The last few years have seen internationalization of the system and commercialization, new constituencies well outside of computer science and electrical engineering, regulatory concerns, and security concerns from businesses and out of a concern for our dependence on this as infrastructure. There are questions of pricing and privacy; all of these things are having a significant impact on the technology evolution plan, and with many different stakeholders there are many divergent views of the right way to deal with various problems. These views have to be heard and compromises worked out.
The recent rash of books about the Internet is indicative of the emerging recognition of this system as a very critical international infrastructure, and not just for the research and education community.
I was astonished to see the CCITT bring up an Internet node; the U.N. has just brought up a node, un.org; IEEE and ACM are bringing their systems up. We are well beyond critical mass now. The 1990s will continue this exponential growth phase. The other scary thing is that we are beginning to see experimentation with packet voice and packet video. I fully anticipate that an Internet TV guide will show up in the next couple of years.
I think this kind of phenomenon is going to exacerbate the need for understanding the economics of these systems and how to deal with charging for use of resources. I hesitate to speculate; currently where charges are made they are a fixed price based on the size of the access pipe. It is possible that the continuous transmission requirements of sound and video will require different charging because you are not getting statistical sharing during continuous broadcasting. In the case of multicasting, one packet is multiplied many times. Things like this weren't contemplated when the flat-rate charging algorithms were developed, so the service providers may have to reexamine their charging policies.
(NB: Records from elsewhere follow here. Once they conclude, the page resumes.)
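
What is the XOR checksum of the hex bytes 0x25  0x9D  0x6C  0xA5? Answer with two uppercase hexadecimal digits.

71

XOR the bytes together:
  start with 0x25
  0x25 ⊕ 0x9D = 0xB8
  0xB8 ⊕ 0x6C = 0xD4
  0xD4 ⊕ 0xA5 = 0x71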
Concurrent with the exponential explosion in Internet use has come the recognition that there is a real community out there. The community now needs to recognize that it exists, that it has a diversity of interests, and that it has responsibilities to those who are dependent on the continued health of the network. The Internet Society was founded in January 1992. With assistance from the Federal Networking Council, the Internet Society supports the IETF and IAB and educates the broad community by holding conferences and workshops, by proselytizing, and by making information available.
I had certain technical ambitions when this project started, but they were all oriented toward highly flexible, dynamic communication for military application, insensitive to differences in technology below the level of the routers. I have been extremely pleased with the robustness of the system and its ability to adapt to new communications technology.
One of the main goals of the project was "IP on everything." Whether it is frame relay, ATM, or ISDN, it should always be possible to bring an Internet Protocol up on top of it. We've always been able to get IP to run, so the Internet has satisfied my design criteria. But I didn't have a clue that we would end up with anything like the scale of what we have now, let alone the scale that it's likely to reach by the end of the decade.